Dans la foulée, certains jeunes ont tenté de se regrouper à nouveau à Déckon sans succès. Mais au même moment, les quartiers situés aux alentours de Bè s’embrasaient. Bè-Gakpoto, Akodessewa, Gbenyedzi, Ablogamé rentrent dans la danse. Un peu partout dans ces zones, ce sont des courses-poursuites et des arrestations tous azimuts, toute la nuit de jeudi, jusqu’au petit matin de vendredi, où on vivra des scènes d’horreur, identiques aux scénarii des violences de 2005.

Le vendredi d’horreur

Alors que la résistance se poursuivait dans les rues de Lomé, les forces de répression, soutenues par les militaires et des miliciens, font régner une terreur dans le quartier Bè et ses environs.
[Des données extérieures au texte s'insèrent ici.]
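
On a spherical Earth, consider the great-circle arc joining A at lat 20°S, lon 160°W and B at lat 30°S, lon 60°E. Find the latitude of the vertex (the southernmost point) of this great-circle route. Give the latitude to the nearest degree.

The great circle lies in the plane with unit normal n̂ = (p₁ × p₂)/|p₁ × p₂|.
Here n̂_z ≈ -0.587; the vertex latitude is φ_max = arccos|n̂_z| ≈ 54.1°.

≈ 54°S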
Les maisons sont arrosées de bombes lacrymogènes. Les portes  des domiciles privés fracassés à coups de bottes. Les occupants  systématiquement violentés. Les actes de barbarie étaient enrégistrés un peu partout au passage du « cortège » répressif. Les scènes sont effroyables et d’une autre époque. Sur des vidéos amateurs qui passent en boucle sur internet, on aperçoit des militaires refaire le portrait aux personnes arrêtées, avant de les jeter dans leur fourgonnette. Le comble dans ce feuilleton indigeste, les non-manifestants étaient également brutalisés et  ramassés dans la foulée.
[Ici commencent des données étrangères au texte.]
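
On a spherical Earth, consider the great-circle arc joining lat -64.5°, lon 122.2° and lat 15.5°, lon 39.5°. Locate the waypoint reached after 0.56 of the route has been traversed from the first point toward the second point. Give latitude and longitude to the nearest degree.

From cos δ = sin φ₁ sin φ₂ + cos φ₁ cos φ₂ cos Δλ, the central angle is δ ≈ 1.760 rad (100.9°).
Interpolate at f = 0.56 with slerp weights a = sin((1−f)δ)/sin δ ≈ 0.712, b = sin(fδ)/sin δ ≈ 0.849.
p = a·p₁ + b·p₂ ≈ (0.468, 0.780, -0.416); φ = arcsin(p_z) ≈ -24.58°, λ = atan2(p_y, p_x) ≈ 59.04°.

≈ lat -25°, lon 59°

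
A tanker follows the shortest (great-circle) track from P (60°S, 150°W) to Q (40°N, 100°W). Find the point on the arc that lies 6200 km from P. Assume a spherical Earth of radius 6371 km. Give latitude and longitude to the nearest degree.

≈ (9°S, 119°W)

Write both endpoints as unit vectors p₁, p₂ with components (cos φ cos λ, cos φ sin λ, sin φ).
The central angle between the endpoints is δ = arccos(p₁·p₂) ≈ 1.886 rad (108.1°). The total great-circle distance is δ·R ≈ 1.886 × 6371 ≈ 12019 km, so the target fraction is f = 6200/12019 ≈ 0.516.
Interpolate at f ≈ 0.516 with slerp weights a = sin((1−f)δ)/sin δ ≈ 0.833, b = sin(fδ)/sin δ ≈ 0.870.
p = a·p₁ + b·p₂ ≈ (-0.476, -0.864, -0.162); φ = arcsin(p_z) ≈ -9.33°, λ = atan2(p_y, p_x) ≈ -118.86°.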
Les maisons visitées par les militaires et d’où ils sont ressortis bredouilles sont aussi arrosées de grenades lacrymogènes. « Dès qu’ils rentrent chez vous, ils ne demandent pas qui est qui. Ils passent directement à tabac tout le monde. Certains, encore plus zélés parmi eux, profèrent des menaces, comme quoi, ils reviendront leur montrer de quoi ils sont capables. Ces jours-ci, c’est vraiment difficile de vivre à Bè. Nous vivons dans la peur permanente », raconte un habitant. Pour bilan, on évoque plus d’une centaine d’arrestations- des sources évoquent un chiffre de 163-, des blessés graves dont trois ont été opérés, sans oublier les motos et autres matériels saisis.
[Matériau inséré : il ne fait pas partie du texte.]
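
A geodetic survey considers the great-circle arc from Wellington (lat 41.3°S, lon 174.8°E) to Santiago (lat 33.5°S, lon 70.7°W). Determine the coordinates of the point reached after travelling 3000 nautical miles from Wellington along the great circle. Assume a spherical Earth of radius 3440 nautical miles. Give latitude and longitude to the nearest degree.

From cos δ = sin φ₁ sin φ₂ + cos φ₁ cos φ₂ cos Δλ, the central angle is δ ≈ 1.466 rad (84.0°). The total great-circle distance is δ·R ≈ 1.466 × 3440 ≈ 5043 nmi, so the target fraction is f = 3000/5043 ≈ 0.595.
Interpolate at f ≈ 0.595 with slerp weights a = sin((1−f)δ)/sin δ ≈ 0.563, b = sin(fδ)/sin δ ≈ 0.770.
p = a·p₁ + b·p₂ ≈ (-0.209, -0.568, -0.796); φ = arcsin(p_z) ≈ -52.78°, λ = atan2(p_y, p_x) ≈ -110.20°.

≈ lat 53°S, lon 110°W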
Cette expédition punitive a duré toute la journée du vendredi 8 septembre. Certains jeunes pourchassés, pour fuir les réprimandes, ont préféré quitter les quartiers « chauds » pour se mettre à l’abri ailleurs. Un calme précaire est revenu dans la soirée dans les différents quartiers visités par les forces de répression. Mais, jusqu’à quand ?

Le calme avant la tempête

C’est clair, la majorité des Togolais exigent le départ pur et simple de Faure Gnassingbé. La grogne qui monte dans le pays n’est que la conséquence des frustrations et de la précarité ambiante. Les Togolais sont déterminés et ils l’ont démontré à travers des manifestations pacifiques sur toute l’étendue du territoire.  Mais une fois de plus, la révolte populaire a été matée, sous l’impulsion des « sécurocrates » de la République.  L’avenir du pays est manifestement en péril. La plupart des Togolais ne veulent plus se laisser piétiner sans réaction. «  Depuis 50 ans, nous sommes privés de tout dans ce pays. La liberté n’est que pure incantation.  Notre quotidien est fait de misère. Se soigner reste un leurre. Ces manifestations, au-delà  du  caractère  politique des  revendications, sont l’expression d’un ras-le-bol général.  Mais, avec cette nouvelle répression, les gens ne vont plus se laisser faire.  Le pays risque à nouveau de sombrer  dans une nouvelle spirale de violences si dans les jours à venir, les lignes ne bougent pas. Faure Gnassingbé a une responsabilité dans cette histoire. Les jours à venir ne rassurent pas», assure un observateur de la vie politique togolaise.

La situation actuelle se résume en ce tweet  de Claudy Siar,  présentateur vedette de l’émission « Couleurs tropicales » sur Rfi : « Quand un peuple exprime son mécontentement, on le frappe, puis il se relève. On le cogne. Mais un jour, habitué aux coups, il reste debout ».